Although previously, PIK3CA and PTEN mutations were observed to be mutually exclusive in primary breast cancer, from this trial, researchers identified two patients whose tumors harbored concurrent clonal activating PIK3CA mutations and PTEN loss-of-function mutations. Both patients had no clinical benefit from the alpelisib plus aromatase inhibitor combination and both had progressive disease on their first radiographic evaluations in week eight.

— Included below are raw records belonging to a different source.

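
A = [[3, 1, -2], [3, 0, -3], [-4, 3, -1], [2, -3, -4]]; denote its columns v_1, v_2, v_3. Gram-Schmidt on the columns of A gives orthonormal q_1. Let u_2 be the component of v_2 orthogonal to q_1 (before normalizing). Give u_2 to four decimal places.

v_1 = (3, 3, -4, 2); ‖v_1‖ = 6.1644, so q_1 = (0.4867, 0.4867, -0.6489, 0.3244).
q_1·v_2 = 0.4867·1 + 0.4867·0 + (-0.6489)·3 + 0.3244·(-3) = -2.4333.
u_2 = v_2 + 2.4333·q_1 = (2.1842, 1.1842, 1.4211, -2.2105).

u_2 = (2.1842, 1.1842, 1.4211, -2.2105)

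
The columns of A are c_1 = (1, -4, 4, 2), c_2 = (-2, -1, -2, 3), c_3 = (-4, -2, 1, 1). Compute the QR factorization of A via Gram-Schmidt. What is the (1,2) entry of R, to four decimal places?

r_{12} = 0.0000

q_1 = c_1/‖c_1‖ = (1, -4, 4, 2)/6.0828 = (0.1644, -0.6576, 0.6576, 0.3288).
r_{12} = q_1·c_2 = 0.0000.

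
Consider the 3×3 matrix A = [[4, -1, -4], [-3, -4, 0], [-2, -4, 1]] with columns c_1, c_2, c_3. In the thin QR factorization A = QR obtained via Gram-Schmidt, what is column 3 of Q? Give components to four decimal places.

c_1 = (4, -3, -2); ‖c_1‖ = 5.3852, so q_1 = (0.7428, -0.5571, -0.3714).
q_1·c_2 = 0.7428·(-1) + (-0.5571)·(-4) + (-0.3714)·(-4) = 2.9711.
u_2 = c_2 − 2.9711·q_1 = (-3.2069, -2.3448, -2.8966).
‖u_2‖ = 4.9165, so q_2 = (-0.6523, -0.4769, -0.5891).
q_1·c_3 = 0.7428·(-4) + (-0.5571)·0 + (-0.3714)·1 = -3.3425; q_2·c_3 = (-0.6523)·(-4) + (-0.4769)·0 + (-0.5891)·1 = 2.0199.
u_3 = c_3 + 3.3425·q_1 − 2.0199·q_2 = (-0.1997, -0.8987, 0.9486).
‖u_3‖ = 1.3219, so q_3 = (-0.1511, -0.6799, 0.7176).

q_3 = (-0.1511, -0.6799, 0.7176)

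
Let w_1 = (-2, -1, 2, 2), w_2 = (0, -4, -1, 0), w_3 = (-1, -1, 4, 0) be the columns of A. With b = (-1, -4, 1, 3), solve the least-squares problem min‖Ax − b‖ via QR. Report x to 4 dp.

x = (1.1147, 0.7512, -0.1812)

q_1 = w_1/‖w_1‖ = (-2, -1, 2, 2)/3.6056 = (-0.5547, -0.2774, 0.5547, 0.5547).
r_{12} = q_1·w_2 = 0.5547.
u_2 = w_2 − 0.5547·q_1 = (0.3077, -3.8462, -1.3077, -0.3077).
‖u_2‖ = 4.0856, so q_2 = (0.0753, -0.9414, -0.3201, -0.0753).
r_{13} = q_1·w_3 = 3.0509; r_{23} = q_2·w_3 = -0.4142.
u_3 = w_3 − 3.0509·q_1 + 0.4142·q_2 = (0.7235, -0.5438, 2.1751, -1.7235).
‖u_3‖ = 2.9190, so q_3 = (0.2479, -0.1863, 0.7451, -0.5904).
Qᵀb = (3.8829, 3.1442, -0.5289).
Back-substitute: x_3 = -0.5289/2.9190 = -0.1812.
x_2 = (3.1442 + 0.4142·(-0.1812))/4.0856 = 0.7512.
x_1 = (3.8829 − 0.5547·0.7512 − 3.0509·(-0.1812))/3.6056 = 1.1147.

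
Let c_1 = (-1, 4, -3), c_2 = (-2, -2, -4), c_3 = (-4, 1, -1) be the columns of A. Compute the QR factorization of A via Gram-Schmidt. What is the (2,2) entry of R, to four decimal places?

r_{22} = 4.7556

q_1 = c_1/‖c_1‖ = (-1, 4, -3)/5.0990 = (-0.1961, 0.7845, -0.5883).
r_{12} = q_1·c_2 = 1.1767.
u_2 = c_2 − 1.1767·q_1 = (-1.7692, -2.9231, -3.3077).
r_{22} = ‖u_2‖ = 4.7556.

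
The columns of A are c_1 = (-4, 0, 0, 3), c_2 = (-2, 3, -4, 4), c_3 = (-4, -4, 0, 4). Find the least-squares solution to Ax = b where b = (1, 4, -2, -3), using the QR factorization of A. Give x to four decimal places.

x = (0.2872, 0.2444, -0.8953)

c_1 = (-4, 0, 0, 3); ‖c_1‖ = 5.0000, so e_1 = (-0.8000, 0.0000, 0.0000, 0.6000).
e_1·c_2 = (-0.8000)·(-2) + 0.0000·3 + 0.0000·(-4) + 0.6000·4 = 4.0000.
u_2 = c_2 − 4.0000·e_1 = (1.2000, 3.0000, -4.0000, 1.6000).
‖u_2‖ = 5.3852, so e_2 = (0.2228, 0.5571, -0.7428, 0.2971).
e_1·c_3 = (-0.8000)·(-4) + 0.0000·(-4) + 0.0000·0 + 0.6000·4 = 5.6000; e_2·c_3 = 0.2228·(-4) + 0.5571·(-4) + (-0.7428)·0 + 0.2971·4 = -1.9312.
u_3 = c_3 − 5.6000·e_1 + 1.9312·e_2 = (0.9103, -2.9241, -1.4345, 1.2138).
‖u_3‖ = 3.5931, so e_3 = (0.2534, -0.8138, -0.3992, 0.3378).
Qᵀb = (-2.6000, 3.0454, -3.2169).
Back-substitute: x_3 = -3.2169/3.5931 = -0.8953.
x_2 = (3.0454 + 1.9312·(-0.8953))/5.3852 = 0.2444.
x_1 = (-2.6000 − 4.0000·0.2444 − 5.6000·(-0.8953))/5.0000 = 0.2872.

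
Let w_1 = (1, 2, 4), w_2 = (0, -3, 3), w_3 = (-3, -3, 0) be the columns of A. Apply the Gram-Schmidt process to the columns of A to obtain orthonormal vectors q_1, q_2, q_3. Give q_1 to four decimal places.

q_1 = (0.2182, 0.4364, 0.8729)

q_1 = w_1/‖w_1‖ = (1, 2, 4)/4.5826 = (0.2182, 0.4364, 0.8729).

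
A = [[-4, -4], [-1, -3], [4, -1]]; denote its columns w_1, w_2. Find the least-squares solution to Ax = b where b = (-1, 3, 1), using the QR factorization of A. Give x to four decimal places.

w_1 = (-4, -1, 4); ‖w_1‖ = 5.7446, so q_1 = (-0.6963, -0.1741, 0.6963).
q_1·w_2 = (-0.6963)·(-4) + (-0.1741)·(-3) + 0.6963·(-1) = 2.6112.
u_2 = w_2 − 2.6112·q_1 = (-2.1818, -2.5455, -2.8182).
‖u_2‖ = 4.3797, so q_2 = (-0.4982, -0.5812, -0.6435).
Qᵀb = (0.8704, -1.8889).
Back-substitute: x_2 = -1.8889/4.3797 = -0.4313.
x_1 = (0.8704 − 2.6112·(-0.4313))/5.7446 = 0.3476.

x = (0.3476, -0.4313)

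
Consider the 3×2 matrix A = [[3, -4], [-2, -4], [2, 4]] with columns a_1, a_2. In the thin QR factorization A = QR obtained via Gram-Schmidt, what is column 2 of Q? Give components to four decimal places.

a_1 = (3, -2, 2); ‖a_1‖ = 4.1231, so q_1 = (0.7276, -0.4851, 0.4851).
q_1·a_2 = 0.7276·(-4) + (-0.4851)·(-4) + 0.4851·4 = 0.9701.
u_2 = a_2 − 0.9701·q_1 = (-4.7059, -3.5294, 3.5294).
‖u_2‖ = 6.8599, so q_2 = (-0.6860, -0.5145, 0.5145).

q_2 = (-0.6860, -0.5145, 0.5145)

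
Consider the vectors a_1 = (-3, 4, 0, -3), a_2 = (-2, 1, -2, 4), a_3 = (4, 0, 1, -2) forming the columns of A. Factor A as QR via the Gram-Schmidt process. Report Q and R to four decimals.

Q = [[-0.5145, -0.4363, 0.7371], [0.6860, 0.2476, 0.6390], [0.0000, -0.4009, -0.1878], [-0.5145, 0.7665, 0.1149]], R = [[5.8310, -0.3430, -1.0290], [0.0000, 4.9882, -3.6793], [0.0000, 0.0000, 2.5307]]

a_1 = (-3, 4, 0, -3); ‖a_1‖ = 5.8310, so q_1 = (-0.5145, 0.6860, 0.0000, -0.5145).
q_1·a_2 = (-0.5145)·(-2) + 0.6860·1 + 0.0000·(-2) + (-0.5145)·4 = -0.3430.
u_2 = a_2 + 0.3430·q_1 = (-2.1765, 1.2353, -2.0000, 3.8235).
‖u_2‖ = 4.9882, so q_2 = (-0.4363, 0.2476, -0.4009, 0.7665).
q_1·a_3 = (-0.5145)·4 + 0.6860·0 + 0.0000·1 + (-0.5145)·(-2) = -1.0290; q_2·a_3 = (-0.4363)·4 + 0.2476·0 + (-0.4009)·1 + 0.7665·(-2) = -3.6793.
u_3 = a_3 + 1.0290·q_1 + 3.6793·q_2 = (1.8652, 1.6170, -0.4752, 0.2908).
‖u_3‖ = 2.5307, so q_3 = (0.7371, 0.6390, -0.1878, 0.1149).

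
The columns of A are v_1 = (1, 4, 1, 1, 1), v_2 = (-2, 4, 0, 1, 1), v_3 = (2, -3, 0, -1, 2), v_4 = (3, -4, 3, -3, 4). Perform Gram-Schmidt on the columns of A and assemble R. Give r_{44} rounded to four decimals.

v_1 = (1, 4, 1, 1, 1); ‖v_1‖ = 4.4721, so e_1 = (0.2236, 0.8944, 0.2236, 0.2236, 0.2236).
e_1·v_2 = 0.2236·(-2) + 0.8944·4 + 0.2236·0 + 0.2236·1 + 0.2236·1 = 3.5777.
u_2 = v_2 − 3.5777·e_1 = (-2.8000, 0.8000, -0.8000, 0.2000, 0.2000).
‖u_2‖ = 3.0332, so e_2 = (-0.9231, 0.2638, -0.2638, 0.0659, 0.0659).
e_1·v_3 = 0.2236·2 + 0.8944·(-3) + 0.2236·0 + 0.2236·(-1) + 0.2236·2 = -2.0125; e_2·v_3 = (-0.9231)·2 + 0.2638·(-3) + (-0.2638)·0 + 0.0659·(-1) + 0.0659·2 = -2.5716.
u_3 = v_3 + 2.0125·e_1 + 2.5716·e_2 = (0.0761, -0.5217, -0.2283, -0.3804, 2.6196).
‖u_3‖ = 2.7087, so e_3 = (0.0281, -0.1926, -0.0843, -0.1405, 0.9671).
e_1·v_4 = 0.2236·3 + 0.8944·(-4) + 0.2236·3 + 0.2236·(-3) + 0.2236·4 = -2.0125; e_2·v_4 = (-0.9231)·3 + 0.2638·(-4) + (-0.2638)·3 + 0.0659·(-3) + 0.0659·4 = -4.5497; e_3·v_4 = 0.0281·3 + (-0.1926)·(-4) + (-0.0843)·3 + (-0.1405)·(-3) + 0.9671·4 = 4.8917.
u_4 = v_4 + 2.0125·e_1 + 4.5497·e_2 − 4.8917·e_3 = (-0.8874, -0.0578, 2.6622, -1.5630, 0.0193).
r_{44} = ‖u_4‖ = 3.2127.

r_{44} = 3.2127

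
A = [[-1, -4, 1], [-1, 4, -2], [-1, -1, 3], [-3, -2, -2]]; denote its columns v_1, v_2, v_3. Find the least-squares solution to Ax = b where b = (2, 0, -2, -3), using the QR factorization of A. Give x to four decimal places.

x = (1.0011, -0.2719, -0.2775)

e_1 = v_1/‖v_1‖ = (-1, -1, -1, -3)/3.4641 = (-0.2887, -0.2887, -0.2887, -0.8660).
r_{12} = e_1·v_2 = 2.0207.
u_2 = v_2 − 2.0207·e_1 = (-3.4167, 4.5833, -0.4167, -0.2500).
‖u_2‖ = 5.7373, so e_2 = (-0.5955, 0.7989, -0.0726, -0.0436).
r_{13} = e_1·v_3 = 1.1547; r_{23} = e_2·v_3 = -2.3240.
u_3 = v_3 − 1.1547·e_1 + 2.3240·e_2 = (-0.0506, 0.1899, 3.1646, -1.1013).
‖u_3‖ = 3.3565, so e_3 = (-0.0151, 0.0566, 0.9428, -0.3281).
Qᵀb = (2.5981, -0.9151, -0.9315).
Back-substitute: x_3 = -0.9315/3.3565 = -0.2775.
x_2 = (-0.9151 + 2.3240·(-0.2775))/5.7373 = -0.2719.
x_1 = (2.5981 − 2.0207·(-0.2719) − 1.1547·(-0.2775))/3.4641 = 1.0011.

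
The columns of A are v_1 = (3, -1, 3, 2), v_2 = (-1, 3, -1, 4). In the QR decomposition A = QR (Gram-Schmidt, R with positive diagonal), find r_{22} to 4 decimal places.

v_1 = (3, -1, 3, 2); ‖v_1‖ = 4.7958, so q_1 = (0.6255, -0.2085, 0.6255, 0.4170).
q_1·v_2 = 0.6255·(-1) + (-0.2085)·3 + 0.6255·(-1) + 0.4170·4 = -0.2085.
u_2 = v_2 + 0.2085·q_1 = (-0.8696, 2.9565, -0.8696, 4.0870).
r_{22} = ‖u_2‖ = 5.1920.

r_{22} = 5.1920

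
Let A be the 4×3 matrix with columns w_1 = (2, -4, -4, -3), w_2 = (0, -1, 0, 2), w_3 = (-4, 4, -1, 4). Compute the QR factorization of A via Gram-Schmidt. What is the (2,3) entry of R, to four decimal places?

r_{23} = 1.1632

w_1 = (2, -4, -4, -3); ‖w_1‖ = 6.7082, so e_1 = (0.2981, -0.5963, -0.5963, -0.4472).
e_1·w_2 = 0.2981·0 + (-0.5963)·(-1) + (-0.5963)·0 + (-0.4472)·2 = -0.2981.
u_2 = w_2 + 0.2981·e_1 = (0.0889, -1.1778, -0.1778, 1.8667).
‖u_2‖ = 2.2161, so e_2 = (0.0401, -0.5315, -0.0802, 0.8423).
r_{23} = e_2·w_3 = 1.1632.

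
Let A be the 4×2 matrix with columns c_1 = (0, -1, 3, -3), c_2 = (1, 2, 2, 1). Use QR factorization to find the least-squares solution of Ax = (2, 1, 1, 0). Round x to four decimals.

q_1 = c_1/‖c_1‖ = (0, -1, 3, -3)/4.3589 = (0.0000, -0.2294, 0.6882, -0.6882).
r_{12} = q_1·c_2 = 0.2294.
u_2 = c_2 − 0.2294·q_1 = (1.0000, 2.0526, 1.8421, 1.1579).
‖u_2‖ = 3.1539, so q_2 = (0.3171, 0.6508, 0.5841, 0.3671).
Qᵀb = (0.4588, 1.8690).
Back-substitute: x_2 = 1.8690/3.1539 = 0.5926.
x_1 = (0.4588 − 0.2294·0.5926)/4.3589 = 0.0741.

x = (0.0741, 0.5926)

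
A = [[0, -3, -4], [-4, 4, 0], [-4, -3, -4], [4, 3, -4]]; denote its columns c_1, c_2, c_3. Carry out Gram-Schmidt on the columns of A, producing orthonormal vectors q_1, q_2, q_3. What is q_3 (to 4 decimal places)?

q_1 = c_1/‖c_1‖ = (0, -4, -4, 4)/6.9282 = (0.0000, -0.5774, -0.5774, 0.5774).
r_{12} = q_1·c_2 = 1.1547.
u_2 = c_2 − 1.1547·q_1 = (-3.0000, 4.6667, -2.3333, 2.3333).
‖u_2‖ = 6.4550, so q_2 = (-0.4648, 0.7230, -0.3615, 0.3615).
r_{13} = q_1·c_3 = 0.0000; r_{23} = q_2·c_3 = 1.8590.
u_3 = c_3 + 0.0000·q_1 − 1.8590·q_2 = (-3.1360, -1.3440, -3.3280, -4.6720).
‖u_3‖ = 6.6741, so q_3 = (-0.4699, -0.2014, -0.4986, -0.7000).

q_3 = (-0.4699, -0.2014, -0.4986, -0.7000)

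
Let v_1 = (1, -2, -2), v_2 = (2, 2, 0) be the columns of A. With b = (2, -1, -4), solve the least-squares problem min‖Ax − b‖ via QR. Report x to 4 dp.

v_1 = (1, -2, -2); ‖v_1‖ = 3.0000, so q_1 = (0.3333, -0.6667, -0.6667).
q_1·v_2 = 0.3333·2 + (-0.6667)·2 + (-0.6667)·0 = -0.6667.
u_2 = v_2 + 0.6667·q_1 = (2.2222, 1.5556, -0.4444).
‖u_2‖ = 2.7487, so q_2 = (0.8085, 0.5659, -0.1617).
Qᵀb = (4.0000, 1.6977).
Back-substitute: x_2 = 1.6977/2.7487 = 0.6176.
x_1 = (4.0000 + 0.6667·0.6176)/3.0000 = 1.4706.

x = (1.4706, 0.6176)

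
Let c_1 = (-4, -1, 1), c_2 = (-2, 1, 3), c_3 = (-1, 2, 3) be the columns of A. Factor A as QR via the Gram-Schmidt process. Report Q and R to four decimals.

c_1 = (-4, -1, 1); ‖c_1‖ = 4.2426, so q_1 = (-0.9428, -0.2357, 0.2357).
q_1·c_2 = (-0.9428)·(-2) + (-0.2357)·1 + 0.2357·3 = 2.3570.
u_2 = c_2 − 2.3570·q_1 = (0.2222, 1.5556, 2.4444).
‖u_2‖ = 2.9059, so q_2 = (0.0765, 0.5353, 0.8412).
q_1·c_3 = (-0.9428)·(-1) + (-0.2357)·2 + 0.2357·3 = 1.1785; q_2·c_3 = 0.0765·(-1) + 0.5353·2 + 0.8412·3 = 3.5177.
u_3 = c_3 − 1.1785·q_1 − 3.5177·q_2 = (-0.1579, 0.3947, -0.2368).
‖u_3‖ = 0.4867, so q_3 = (-0.3244, 0.8111, -0.4867).

Q = [[-0.9428, 0.0765, -0.3244], [-0.2357, 0.5353, 0.8111], [0.2357, 0.8412, -0.4867]], R = [[4.2426, 2.3570, 1.1785], [0.0000, 2.9059, 3.5177], [0.0000, 0.0000, 0.4867]]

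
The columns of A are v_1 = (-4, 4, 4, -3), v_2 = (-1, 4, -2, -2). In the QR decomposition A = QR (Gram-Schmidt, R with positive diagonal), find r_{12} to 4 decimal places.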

Researchers then used ctDNA samples to track PTEN mutations and copy number alterations. They identified PTEN alterations in 25 percent of patients. Out of these, three patients had loss-of-function alterations in pre-treatment samples (A126S36, R130*, and a homozygous deletion that was also confirmed in pre-treatment tumor tissue) and had rapid progression of disease upon starting alpelisib/aromatase inhibitor regimen.
Additionally, in experimental tumor xenograft models, ESR1 mutant-expressing tumors progressed more rapidly with treatment via alpelisib and estrogen deprivation. These data imply that genomic alterations promoting resistance to the hormone component of this combination therapy can significantly contribute to disease progression.
"Taken together, these data reveal that resistance to combination therapy may manifest through genomic alterations that promote resistance to either component of therapy; and sampling a single site of a highly heterogeneous disease, such as hormone receptor-positive metastatic breast cancer, may result in an inadequate biomarker that precludes more robust patient selection strategies," the authors wrote. "For instance, excluding tumors with ESR1 mutations or PTEN loss might yield meaningful improvements in the response rates observed. Patients with these specific alterations might be considered for trials of oral selective ER degraders (ESR1) and/or AKT inhibitors (PTEN)."